Layrou, a young male Bearded Vulture, born in 2013 at the Guadalentín specialized captive breeding center (Andalusia, Spain) and released in June 2013 in Aveyron, together with a second nestling, as part of the reintroduction project in the Grands Causses, was found injured and extremely weak on the Lot region in France on the 16th of June 2014, after making a trip to Bretagne, and when he was on his way back to the Grands Causses.
All released birds in the reintroduction project are marked with a GPS tag, which allows researchers to follow the birds daily and know their exact location. It was due to this tag that the team from LPO Grands Causses and Parc national des Cévennes went to search for Layrou, after realizing that the bird was not moving.
Layrou was immediately transferred to a specialized veterinary in Toulouse, and the X-rays showed that it had been shot in the left wing. Fortunately the ammunition did not injure any flight muscle, but caused lead poisoning. As soon as Layrou recovered a little bit of weight, the projectile could be extracted. The bird was later transferred to a small field aviary in Cassagnes (historical Griffon Vultures reintroduction site) to gain weight and heal its wing.
After five weeks of convalescence, Layrou could be re-released on the 23rd of July 2014 at the release site in Lozère (near Meyrueis), where two young birds, Jacinthe and Adonis, had been released this year, equipped with a new GPS tag. His movements can be followed on the LPO web site (http://rapaces.lpo.fr/gypaete-grands-causses/le-suivi-des-oiseaux). The recovery of Layrou was only possible due to great coordination between the LPO Grands Causes, the veterinaries and the experts from VCF, who have worked round the clock to guarantee that the bird had the best conditions.
The LPO and the Office National de la Chasse et de la Faune Sauvage have started an investigation to try to identify the author of this unacceptable and illegal action, and the LPO has initiated a civil action. The intent to destroy protected species in France can be punished with a prison sentence (up to one year) and a large fine (up to 15,000€).

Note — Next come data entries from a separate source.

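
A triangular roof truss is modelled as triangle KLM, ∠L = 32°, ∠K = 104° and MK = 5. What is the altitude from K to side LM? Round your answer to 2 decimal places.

The third angle is ∠M = 180° − ∠K − ∠L = 44.00°.
Law of sines: LM = MK·sin K/sin L ≈ 9.1551.
Law of sines: KL = MK·sin M/sin L ≈ 6.5544.
Area = ½·MK·LM·sin M ≈ 15.899.
The altitude from K has length 2·area/LM ≈ 3.4733.

3.47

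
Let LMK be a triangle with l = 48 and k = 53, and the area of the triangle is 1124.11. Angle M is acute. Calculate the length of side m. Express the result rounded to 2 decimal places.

52.27

From area = ½·k·l·sin M, we get sin M = 2·area/(k·l) ≈ 0.88373.
Taking the acute solution, ∠M ≈ 62.10°.
Law of cosines then gives m ≈ 52.267.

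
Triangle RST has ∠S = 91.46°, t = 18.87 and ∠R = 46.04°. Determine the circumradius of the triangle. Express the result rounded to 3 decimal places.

13.966

The third angle is ∠T = 180° − ∠R − ∠S = 42.50°.
Law of sines: r = t·sin R/sin T ≈ 20.106.
Law of sines: s = t·sin S/sin T ≈ 27.922.
Circumradius = t/(2 sin T) ≈ 13.966.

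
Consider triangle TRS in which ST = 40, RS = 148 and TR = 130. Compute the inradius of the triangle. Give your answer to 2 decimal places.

Semiperimeter s = (148 + 40 + 130)/2 = 159.
Heron's formula: area = √(159·11·119·29) ≈ 2456.8.
Inradius = area/s = 2456.8/159 ≈ 15.451.

r ≈ 15.45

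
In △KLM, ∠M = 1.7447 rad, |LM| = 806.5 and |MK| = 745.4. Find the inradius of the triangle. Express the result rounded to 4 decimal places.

By the law of cosines, |KL|² = |LM|² + |MK|² − 2·|LM|·|MK|·cos M = 1.4141e+06, so |KL| ≈ 1189.2.
Area = ½·|LM|·|MK|·sin M ≈ 2.9605e+05.
Semiperimeter s = (806.5+745.4+1189.2)/2 = 1370.5.
Inradius = area/s = 2.9605e+05/1370.5 ≈ 216.01.

216.0105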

It is unacceptable to find that bearded vultures are still shot at in France. This incident is even more worrying and disturbing now, at a time when some sectors in the French farming sector are asking to control large mammals and vultures in some areas in the Pyrenees, due to the their alleged impact on their livelihoods. Last week the French state has announced it will allow warning shots to be used against vultures as an experimental measure to evaluate its impact on preventing the alleged attacks of griffon vultures on live cattle – never demonstrated or documented in a solid way.
If bearded vultures are still being shot at when the species is fully protected, and has received great conservation effort and attention, in well-known reintroduction projects in the Alps and the Grands Causses, one can only fear what will happen with some form of direct vulture targeting is allowed legally in mountain areas where bearded vultures and griffon vultures fly freely.
The VCF is continuing to engage with French conservation organizations, government agencies and other public bodies to contribute to the resolution of this issue.